Münster. Die geplante Neuregelung zur Krankschreibung sorgt auch in Münster für Kritik. Oberbürgermeister Tilman Fuchs spricht sich gegen die Pläne der Bundesregierung aus, nach denen Beschäftigte künftig bereits ab dem ersten Krankheitstag eine ärztliche Arbeitsunfähigkeitsbescheinigung vorlegen sollen. Die Stadt Münster will nach Möglichkeit an der bisherigen Praxis festhalten.
Nach Angaben der Stadt Münster bewertet Oberbürgermeister Tilman Fuchs die geplante Verschärfung kritisch. Aus seiner Sicht würde eine verpflichtende Arbeitsunfähigkeitsbescheinigung ab dem ersten Kalendertag einer Erkrankung ein falsches Signal senden.
„Reformen müssen den Menschen das Leben einfacher machen und Vertrauen stärken“, erklärt Fuchs laut Mitteilung der Stadt. Die angekündigten Neuregelungen setzten jedoch aus seiner Sicht genau an der falschen Stelle an. Sie stellten Beschäftigte unter Generalverdacht, schafften neue Unsicherheit und könnten Arbeitnehmer, Unternehmen sowie das Gesundheitssystem zusätzlich belasten.
Besonders kritisch sieht Fuchs die möglichen Folgen für Arztpraxen. Schon jetzt seien viele Praxen stark ausgelastet. Wenn künftig auch Menschen mit leichten Erkrankungen sofort eine ärztliche Bescheinigung benötigen, könnte sich diese Situation weiter verschärfen.
„Das Personal in den Praxen ist schon jetzt stark ausgelastet“, so Fuchs. Eine zusätzliche Pflicht zur Krankschreibung ab dem ersten Krankheitstag könne den Druck weiter erhöhen. Aus Sicht der Stadt Münster wäre daher fraglich, ob eine solche Regelung in der Praxis wirklich zu weniger Problemen führt.
Die Bundesregierung hatte zugleich angekündigt, dass Arbeitgeber möglicherweise bei der bisherigen gesetzlichen Regelung bleiben können. Sollte diese Wahlmöglichkeit tatsächlich kommen, will die Stadt Münster nach eigener Darstellung sorgfältig prüfen, ob sie an der bewährten Praxis festhält.

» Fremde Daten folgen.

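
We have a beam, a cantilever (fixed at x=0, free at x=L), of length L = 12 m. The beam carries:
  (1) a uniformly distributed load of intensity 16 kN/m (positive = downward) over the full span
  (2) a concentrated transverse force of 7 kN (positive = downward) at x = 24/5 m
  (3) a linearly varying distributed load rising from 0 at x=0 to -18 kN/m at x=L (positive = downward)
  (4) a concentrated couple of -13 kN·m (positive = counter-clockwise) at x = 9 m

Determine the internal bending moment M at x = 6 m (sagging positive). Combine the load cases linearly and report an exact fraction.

M(6) = -31 kN·m

Load 1 — uniform load w=16 kN/m over full span:
  M_1 = -w(L-x)²/2 = -16·(12-6)²/2 = -288 kN·m
Load 2 — point force P=7 kN at a=24/5 m (b=L-a=36/5):
  M_2 = 0  [x>a] = 0 kN·m
Load 3 — triangular load w₀=-18 kN/m (0→w₀ over full span):
  M_3 = w₀Lx/2 - w₀L²/3 - w₀x³/(6L) = (-18)·12·6/2 - (-18)·12²/3 - (-18)·6³/(6·12) = 270 kN·m
Load 4 — applied couple M₀=-13 kN·m at a=9 m (b=L-a=3):
  M_4 = M₀  [x≤a] = (-13) = -13 kN·m
Superposition: M = Σ M_i = -31 kN·m ≈ -31.000000 kN·m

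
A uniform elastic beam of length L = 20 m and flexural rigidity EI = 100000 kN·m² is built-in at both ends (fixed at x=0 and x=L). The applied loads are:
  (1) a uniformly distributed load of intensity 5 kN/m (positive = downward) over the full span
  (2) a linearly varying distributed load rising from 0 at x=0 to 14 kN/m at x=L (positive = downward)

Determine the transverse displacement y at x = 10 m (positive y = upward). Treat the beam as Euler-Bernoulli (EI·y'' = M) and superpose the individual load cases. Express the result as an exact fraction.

y(10) = -1/20 m

Load 1 — uniform load w=5 kN/m over full span:
  y_1 = -wx²(L-x)²/(24EI) = -5·10²·(20-10)²/(24·100000) = -1/48 m
Load 2 — triangular load w₀=14 kN/m (0→w₀ over full span):
  y_2 = -w₀x²(L-x)²(x+2L)/(120LEI) = -14·10²·(20-10)²·(10+2·20)/(120·20·100000) = -7/240 m
Superposition: y = Σ y_i = -1/20 m ≈ -0.050000 m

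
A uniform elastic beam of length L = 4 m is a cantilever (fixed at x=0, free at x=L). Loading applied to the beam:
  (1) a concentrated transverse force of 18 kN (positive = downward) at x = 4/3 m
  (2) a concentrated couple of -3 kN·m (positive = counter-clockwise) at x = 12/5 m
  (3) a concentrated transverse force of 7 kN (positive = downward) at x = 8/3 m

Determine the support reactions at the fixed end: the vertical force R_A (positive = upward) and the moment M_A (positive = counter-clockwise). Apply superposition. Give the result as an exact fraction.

R_A = 25 kN, M_A = 137/3 kN·m

Load 1 — point force P=18 kN at a=4/3 m (b=L-a=8/3):
  R_A = P = 18 kN
  M_A = Pa = 18·(4/3) = 24 kN·m
Load 2 — applied couple M₀=-3 kN·m at a=12/5 m (b=L-a=8/5):
  R_A = 0 kN
  M_A = -M₀ = -(-3) = 3 kN·m
Load 3 — point force P=7 kN at a=8/3 m (b=L-a=4/3):
  R_A = P = 7 kN
  M_A = Pa = 7·(8/3) = 56/3 kN·m
Superposition: R_A = 25 kN, M_A = 137/3 kN·m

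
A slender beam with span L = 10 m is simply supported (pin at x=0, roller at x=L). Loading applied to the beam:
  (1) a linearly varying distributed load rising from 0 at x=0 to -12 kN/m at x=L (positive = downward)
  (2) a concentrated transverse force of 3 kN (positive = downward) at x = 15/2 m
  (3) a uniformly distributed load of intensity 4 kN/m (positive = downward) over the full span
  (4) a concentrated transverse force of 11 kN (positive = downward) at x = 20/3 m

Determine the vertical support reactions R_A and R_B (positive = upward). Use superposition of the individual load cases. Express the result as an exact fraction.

R_A = 53/12 kN, R_B = -125/12 kN

Load 1 — triangular load w₀=-12 kN/m (0→w₀ over full span):
  R_A = w₀L/6 = (-12)·10/6 = -20 kN
  R_B = w₀L/3 = (-12)·10/3 = -40 kN
Load 2 — point force P=3 kN at a=15/2 m (b=L-a=5/2):
  R_A = Pb/L = 3·(5/2)/10 = 3/4 kN
  R_B = Pa/L = 3·(15/2)/10 = 9/4 kN
Load 3 — uniform load w=4 kN/m over full span:
  R_A = wL/2 = 4·10/2 = 20 kN
  R_B = wL/2 = 4·10/2 = 20 kN
Load 4 — point force P=11 kN at a=20/3 m (b=L-a=10/3):
  R_A = Pb/L = 11·(10/3)/10 = 11/3 kN
  R_B = Pa/L = 11·(20/3)/10 = 22/3 kN
Superposition: R_A = 53/12 kN, R_B = -125/12 kN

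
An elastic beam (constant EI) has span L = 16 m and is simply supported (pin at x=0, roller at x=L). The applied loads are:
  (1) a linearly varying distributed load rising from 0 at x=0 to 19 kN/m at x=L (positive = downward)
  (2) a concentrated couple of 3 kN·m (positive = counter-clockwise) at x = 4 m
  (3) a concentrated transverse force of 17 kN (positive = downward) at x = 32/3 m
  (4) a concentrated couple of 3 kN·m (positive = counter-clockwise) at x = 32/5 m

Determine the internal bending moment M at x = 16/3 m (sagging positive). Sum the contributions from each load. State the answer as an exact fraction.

Load 1 — triangular load w₀=19 kN/m (0→w₀ over full span):
  M_1 = w₀Lx/6 - w₀x³/(6L) = 19·16·(16/3)/6 - 19·(16/3)³/(6·16) = 19456/81 kN·m
Load 2 — applied couple M₀=3 kN·m at a=4 m (b=L-a=12):
  M_2 = M₀x/L - M₀  [x>a] = 3·(16/3)/16 - 3 = -2 kN·m
Load 3 — point force P=17 kN at a=32/3 m (b=L-a=16/3):
  M_3 = Pbx/L  [x≤a] = 17·(16/3)·(16/3)/16 = 272/9 kN·m
Load 4 — applied couple M₀=3 kN·m at a=32/5 m (b=L-a=48/5):
  M_4 = M₀x/L  [x≤a] = 3·(16/3)/16 = 1 kN·m
Superposition: M = Σ M_i = 21823/81 kN·m ≈ 269.419753 kN·m

M(16/3) = 21823/81 kN·m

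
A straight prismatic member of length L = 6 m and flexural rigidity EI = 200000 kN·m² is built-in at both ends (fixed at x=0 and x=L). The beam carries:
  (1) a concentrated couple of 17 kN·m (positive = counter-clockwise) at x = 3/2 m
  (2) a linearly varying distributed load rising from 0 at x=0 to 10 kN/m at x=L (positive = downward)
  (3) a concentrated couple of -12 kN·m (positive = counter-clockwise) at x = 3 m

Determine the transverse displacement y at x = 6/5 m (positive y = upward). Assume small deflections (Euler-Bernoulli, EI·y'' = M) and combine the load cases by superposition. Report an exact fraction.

y(6/5) = -39339/5000000000 m

Load 1 — applied couple M₀=17 kN·m at a=3/2 m (b=L-a=9/2):
  y_1 = (R_Ax³/6 - M_Ax²/2)/EI  [x≤a] with R_A=51/16, M_A=-51/16 = ((51/16)·(6/5)³/6 - (-51/16)·(6/5)²/2)/200000 = 3213/200000000 m
Load 2 — triangular load w₀=10 kN/m (0→w₀ over full span):
  y_2 = -w₀x²(L-x)²(x+2L)/(120LEI) = -10·(6/5)²·(6-(6/5))²·((6/5)+2·6)/(120·6·200000) = -297/9765625 m
Load 3 — applied couple M₀=-12 kN·m at a=3 m (b=L-a=3):
  y_3 = (R_Ax³/6 - M_Ax²/2)/EI  [x≤a] with R_A=-3, M_A=-3 = ((-3)·(6/5)³/6 - (-3)·(6/5)²/2)/200000 = 81/12500000 m
Superposition: y = Σ y_i = -39339/5000000000 m ≈ -0.000008 m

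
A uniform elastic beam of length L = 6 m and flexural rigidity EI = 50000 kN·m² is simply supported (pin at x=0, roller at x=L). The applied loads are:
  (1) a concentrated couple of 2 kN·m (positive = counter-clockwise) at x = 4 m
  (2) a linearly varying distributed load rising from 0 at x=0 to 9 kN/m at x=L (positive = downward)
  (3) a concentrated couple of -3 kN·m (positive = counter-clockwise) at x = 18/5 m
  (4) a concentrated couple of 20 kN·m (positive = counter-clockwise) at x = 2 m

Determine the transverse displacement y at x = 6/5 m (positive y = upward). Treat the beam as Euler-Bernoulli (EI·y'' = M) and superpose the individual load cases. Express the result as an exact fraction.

y(6/5) = -131309/195312500 m

Load 1 — applied couple M₀=2 kN·m at a=4 m (b=L-a=2):
  y_1 = (M₀x³/(6L)+C₁x)/EI  [x≤a] with C₁=M₀(3b²-L²)/(6L)=-4/3 = (2·(6/5)³/(6·6)+(-4/3)·(6/5))/50000 = -47/1562500 m
Load 2 — triangular load w₀=9 kN/m (0→w₀ over full span):
  y_2 = -w₀x(7L⁴-10L²x²+3x⁴)/(360LEI) = -9·(6/5)·(7·6⁴-10·6²·(6/5)²+3·(6/5)⁴)/(360·6·50000) = -41796/48828125 m
Load 3 — applied couple M₀=-3 kN·m at a=18/5 m (b=L-a=12/5):
  y_3 = (M₀x³/(6L)+C₁x)/EI  [x≤a] with C₁=M₀(3b²-L²)/(6L)=39/25 = ((-3)·(6/5)³/(6·6)+(39/25)·(6/5))/50000 = 27/781250 m
Load 4 — applied couple M₀=20 kN·m at a=2 m (b=L-a=4):
  y_4 = (M₀x³/(6L)+C₁x)/EI  [x≤a] with C₁=M₀(3b²-L²)/(6L)=20/3 = (20·(6/5)³/(6·6)+(20/3)·(6/5))/50000 = 14/78125 m
Superposition: y = Σ y_i = -131309/195312500 m ≈ -0.000672 m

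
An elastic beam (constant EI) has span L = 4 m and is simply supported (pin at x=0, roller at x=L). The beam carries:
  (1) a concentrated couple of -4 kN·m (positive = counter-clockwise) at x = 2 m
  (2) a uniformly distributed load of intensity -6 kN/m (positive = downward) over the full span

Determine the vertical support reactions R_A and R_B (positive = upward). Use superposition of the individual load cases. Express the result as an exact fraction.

R_A = -13 kN, R_B = -11 kN

Load 1 — applied couple M₀=-4 kN·m at a=2 m (b=L-a=2):
  R_A = M₀/L = (-4)/4 = -1 kN
  R_B = -M₀/L = -(-4)/4 = 1 kN
Load 2 — uniform load w=-6 kN/m over full span:
  R_A = wL/2 = (-6)·4/2 = -12 kN
  R_B = wL/2 = (-6)·4/2 = -12 kN
Superposition: R_A = -13 kN, R_B = -11 kN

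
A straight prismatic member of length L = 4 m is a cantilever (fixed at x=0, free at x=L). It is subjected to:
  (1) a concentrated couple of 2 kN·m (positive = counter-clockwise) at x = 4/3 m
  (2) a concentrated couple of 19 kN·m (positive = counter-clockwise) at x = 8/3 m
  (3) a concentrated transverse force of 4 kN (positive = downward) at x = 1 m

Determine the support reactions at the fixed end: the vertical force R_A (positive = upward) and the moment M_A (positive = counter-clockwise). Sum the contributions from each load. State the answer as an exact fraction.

Load 1 — applied couple M₀=2 kN·m at a=4/3 m (b=L-a=8/3):
  R_A = 0 kN
  M_A = -M₀ = -2 kN·m
Load 2 — applied couple M₀=19 kN·m at a=8/3 m (b=L-a=4/3):
  R_A = 0 kN
  M_A = -M₀ = -19 kN·m
Load 3 — point force P=4 kN at a=1 m (b=L-a=3):
  R_A = P = 4 kN
  M_A = Pa = 4·1 = 4 kN·m
Superposition: R_A = 4 kN, M_A = -17 kN·m

R_A = 4 kN, M_A = -17 kN·m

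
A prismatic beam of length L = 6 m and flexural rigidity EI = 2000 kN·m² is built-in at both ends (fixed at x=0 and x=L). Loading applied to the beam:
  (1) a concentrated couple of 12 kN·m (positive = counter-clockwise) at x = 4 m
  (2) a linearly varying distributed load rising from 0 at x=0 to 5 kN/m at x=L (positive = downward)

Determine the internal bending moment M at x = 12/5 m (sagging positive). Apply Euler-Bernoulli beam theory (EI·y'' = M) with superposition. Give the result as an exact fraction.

Load 1 — applied couple M₀=12 kN·m at a=4 m (b=L-a=2):
  M_1 = R_Ax - M_A  [x≤a] with R_A=8/3, M_A=4 = (8/3)·(12/5) - 4 = 12/5 kN·m
Load 2 — triangular load w₀=5 kN/m (0→w₀ over full span):
  M_2 = 3w₀Lx/20 - w₀L²/30 - w₀x³/(6L) = 3·5·6·(12/5)/20 - 5·6²/30 - 5·(12/5)³/(6·6) = 72/25 kN·m
Superposition: M = Σ M_i = 132/25 kN·m ≈ 5.280000 kN·m

M(12/5) = 132/25 kN·m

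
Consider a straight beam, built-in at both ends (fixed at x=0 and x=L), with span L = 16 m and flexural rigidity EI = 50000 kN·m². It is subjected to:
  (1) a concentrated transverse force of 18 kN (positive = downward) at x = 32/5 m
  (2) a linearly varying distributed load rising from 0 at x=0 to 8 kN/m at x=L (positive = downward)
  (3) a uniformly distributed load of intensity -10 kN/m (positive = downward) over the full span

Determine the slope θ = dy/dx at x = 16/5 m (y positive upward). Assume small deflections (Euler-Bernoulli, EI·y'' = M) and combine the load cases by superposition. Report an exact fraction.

Load 1 — point force P=18 kN at a=32/5 m (b=L-a=48/5):
  θ_1 = -Pb²x(2aL-(3a+b)x)/(2L³EI)  [x≤a] = -18·(48/5)²·(16/5)·(2·(32/5)·16-(3·(32/5)+(48/5))·(16/5))/(2·16³·50000) = -14256/9765625 rad
Load 2 — triangular load w₀=8 kN/m (0→w₀ over full span):
  θ_2 = -w₀(2x(L-x)(L-2x)(x+2L)+x²(L-x)²)/(120LEI) = -8·(2·(16/5)·(16-(16/5))·(16-2·(16/5))·((16/5)+2·16)+(16/5)²·(16-(16/5))²)/(120·16·50000) = -14336/5859375 rad
Load 3 — uniform load w=-10 kN/m over full span:
  θ_3 = -wx(L-x)(L-2x)/(12EI) = -(-10)·(16/5)·(16-(16/5))·(16-2·(16/5))/(12·50000) = 512/78125 rad
Superposition: θ = Σ θ_i = 77552/29296875 rad ≈ 0.002647 rad

θ(16/5) = 77552/29296875 rad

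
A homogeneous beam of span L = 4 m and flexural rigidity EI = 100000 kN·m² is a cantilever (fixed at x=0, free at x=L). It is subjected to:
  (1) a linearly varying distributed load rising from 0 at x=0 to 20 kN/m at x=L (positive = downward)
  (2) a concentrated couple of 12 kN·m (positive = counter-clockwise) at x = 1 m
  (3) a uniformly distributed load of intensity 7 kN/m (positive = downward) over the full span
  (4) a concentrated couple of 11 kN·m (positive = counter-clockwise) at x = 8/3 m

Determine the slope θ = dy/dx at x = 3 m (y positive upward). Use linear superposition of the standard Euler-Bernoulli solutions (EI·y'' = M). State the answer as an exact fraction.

θ(3) = -4537/2400000 rad

Load 1 — triangular load w₀=20 kN/m (0→w₀ over full span):
  θ_1 = (w₀Lx²/4-w₀L²x/3-w₀x⁴/(24L))/EI = (20·4·3²/4-20·4²·3/3-20·3⁴/(24·4))/100000 = -251/160000 rad
Load 2 — applied couple M₀=12 kN·m at a=1 m (b=L-a=3):
  θ_2 = M₀a/EI  [x>a] = 12·1/100000 = 3/25000 rad
Load 3 — uniform load w=7 kN/m over full span:
  θ_3 = -wx(x²-3Lx+3L²)/(6EI) = -7·3·(3²-3·4·3+3·4²)/(6·100000) = -147/200000 rad
Load 4 — applied couple M₀=11 kN·m at a=8/3 m (b=L-a=4/3):
  θ_4 = M₀a/EI  [x>a] = 11·(8/3)/100000 = 11/37500 rad
Superposition: θ = Σ θ_i = -4537/2400000 rad ≈ -0.001890 rad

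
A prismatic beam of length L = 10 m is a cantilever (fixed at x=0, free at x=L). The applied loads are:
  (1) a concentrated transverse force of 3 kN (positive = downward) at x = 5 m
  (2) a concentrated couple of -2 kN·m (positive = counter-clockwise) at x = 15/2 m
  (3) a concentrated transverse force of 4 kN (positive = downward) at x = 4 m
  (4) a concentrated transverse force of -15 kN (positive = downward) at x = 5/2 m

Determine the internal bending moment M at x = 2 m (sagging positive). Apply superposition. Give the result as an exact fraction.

Load 1 — point force P=3 kN at a=5 m (b=L-a=5):
  M_1 = -P(a-x)  [x≤a] = -3·(5-2) = -9 kN·m
Load 2 — applied couple M₀=-2 kN·m at a=15/2 m (b=L-a=5/2):
  M_2 = M₀  [x≤a] = (-2) = -2 kN·m
Load 3 — point force P=4 kN at a=4 m (b=L-a=6):
  M_3 = -P(a-x)  [x≤a] = -4·(4-2) = -8 kN·m
Load 4 — point force P=-15 kN at a=5/2 m (b=L-a=15/2):
  M_4 = -P(a-x)  [x≤a] = -(-15)·((5/2)-2) = 15/2 kN·m
Superposition: M = Σ M_i = -23/2 kN·m ≈ -11.500000 kN·m

M(2) = -23/2 kN·m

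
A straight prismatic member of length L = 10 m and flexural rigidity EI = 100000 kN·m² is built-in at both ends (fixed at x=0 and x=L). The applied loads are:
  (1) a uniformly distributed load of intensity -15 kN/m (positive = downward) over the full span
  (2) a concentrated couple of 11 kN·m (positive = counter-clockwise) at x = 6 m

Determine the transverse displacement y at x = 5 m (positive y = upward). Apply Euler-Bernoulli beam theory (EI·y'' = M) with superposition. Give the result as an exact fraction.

y(5) = 3037/800000 m

Load 1 — uniform load w=-15 kN/m over full span:
  y_1 = -wx²(L-x)²/(24EI) = -(-15)·5²·(10-5)²/(24·100000) = 1/256 m
Load 2 — applied couple M₀=11 kN·m at a=6 m (b=L-a=4):
  y_2 = (R_Ax³/6 - M_Ax²/2)/EI  [x≤a] with R_A=198/125, M_A=88/25 = ((198/125)·5³/6 - (88/25)·5²/2)/100000 = -11/100000 m
Superposition: y = Σ y_i = 3037/800000 m ≈ 0.003796 m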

Fuchs verweist dabei auf die Mitarbeitenden der Stadtverwaltung. Sie leisteten jeden Tag einen wichtigen Beitrag dafür, dass Münster funktioniere. Als Arbeitgeberin wolle die Stadt ihnen mit klaren, fairen und praktikablen Regelungen begegnen.
Nach der derzeitigen Regelung muss eine ärztliche Arbeitsunfähigkeitsbescheinigung grundsätzlich ab dem vierten Kalendertag einer Erkrankung vorgelegt werden. Gleichzeitig kann die Stadtverwaltung in begründeten Einzelfällen schon jetzt verlangen, dass eine Bescheinigung ab dem ersten Kalendertag vorgelegt wird.
Damit besteht aus Sicht der Stadt Münster bereits heute ein Instrument, um im Einzelfall genauer hinzuschauen. Eine generelle Pflicht für alle Beschäftigten ab dem ersten Krankheitstag hält Oberbürgermeister Fuchs dagegen nicht für den richtigen Weg.